Hacker News new | ask | show | jobs
by aemreunal 1556 days ago
> The same way that Google improperly handling quoted searches and returning pages _without that exact string_ is somehow a feature, not a bug.

Couldn't find it now but that was refuted by Danny Sullivan (I think) in an HN thread about the Google search results quality. They gave a pretty convincing explanation of why that may happen (spoiler: it has something to do with the tokenization of words on the website) and I, for one, believed them.

*Edit:* Here it is: https://news.ycombinator.com/item?id=30356382

3 comments

Yeah, I remember that – he basically said that the word might appear on the page but not in the results description. And that's BS, because it used to be that the description of every result contained at least one bolded token included in the search query.

If this is no longer possible, it's only because they're cheaping out on hardware and not actually indexing as much of the page as they could (no way to retrieve the matching token because it's not saved, but they can still match on it). This probably also leads to diluted results.

That's just another proof that google doesn't care about it's users.

If they quote a search term they expect to find the exact term visible on the website. Not in alt text, not in invisible text, not any meta data. Quotes means this exact phrase visible on the website.

I see that term when I look at the site.

Of course, that's because my user agent renders alt text. I'm glad Google search results match to things I can see on the page.
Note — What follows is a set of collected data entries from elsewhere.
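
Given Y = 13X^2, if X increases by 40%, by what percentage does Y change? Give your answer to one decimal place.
96.0%

For Y = 13X^2:
If X → X(1 + 0.4)
Then Y → Y · (1 + 0.4)^2
     = Y · 1.9600

Percentage change = ((1 + 0.4)^2 − 1) × 100% = 96.0%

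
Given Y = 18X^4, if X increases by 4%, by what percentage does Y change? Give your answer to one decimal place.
17.0%

For Y = 18X^4:
If X → X(1 + 0.04)
Then Y → Y · (1 + 0.04)^4
     ≈ Y · 1.1699

Percentage change = ((1 + 0.04)^4 − 1) × 100% ≈ 17.0%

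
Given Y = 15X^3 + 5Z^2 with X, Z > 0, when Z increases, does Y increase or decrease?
Y increases

Taking the partial derivative:
∂Y/∂Z = 10Z

∂Y/∂Z = 10Z > 0 (assuming positive values)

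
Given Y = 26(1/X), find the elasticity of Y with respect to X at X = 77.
Elasticity = -1

Elasticity = (dY/dX) · (X/Y)

dY/dX = -26/X²
At X = 77: dY/dX = -26/5929, Y = 26/77

Elasticity = (-26/5929) · (77 / (26/77)) = -1

Interpretation: for a small percentage change in X, the percentage change in Y is approximately -1.00 times as large.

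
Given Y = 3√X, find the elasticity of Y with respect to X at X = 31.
Elasticity = 1/2

Elasticity = (dY/dX) · (X/Y)

dY/dX = 3/(2·√X)
At X = 31: dY/dX = 3·√31/62, Y = 3·√31

Elasticity = (3·√31/62) · (31 / (3·√31)) = 1/2

Interpretation: for a small percentage change in X, the percentage change in Y is approximately 0.50 times as large.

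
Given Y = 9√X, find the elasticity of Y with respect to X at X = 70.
Elasticity = 1/2

Elasticity = (dY/dX) · (X/Y)

dY/dX = 9/(2·√X)
At X = 70: dY/dX = 9·√70/140, Y = 9·√70

Elasticity = (9·√70/140) · (70 / (9·√70)) = 1/2

Interpretation: for a small percentage change in X, the percentage change in Y is approximately 0.50 times as large.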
Doesn't the comment right below the one you linked successfully refute Danny Sullivan's claim?
The one by drawfloat?

Looking at the source of the cached page,

https://webcache.googleusercontent.com/search?q=cache:sRJX_e...

It contains

       <a href="/quotes/tag/don-t-give-up-quotes">don-t-give-up-quotes</a>,
       <a href="/quotes/tag/don-t-give-up-the-fight">don-t-give-up-the-fight</a>,
After you eliminate HTML, that becomes "don-t-give-up-quotes, don-t-give-up-the-fight" and since punctuation is stripped, that matches.

Full disclosure I work at Google, but not on Search.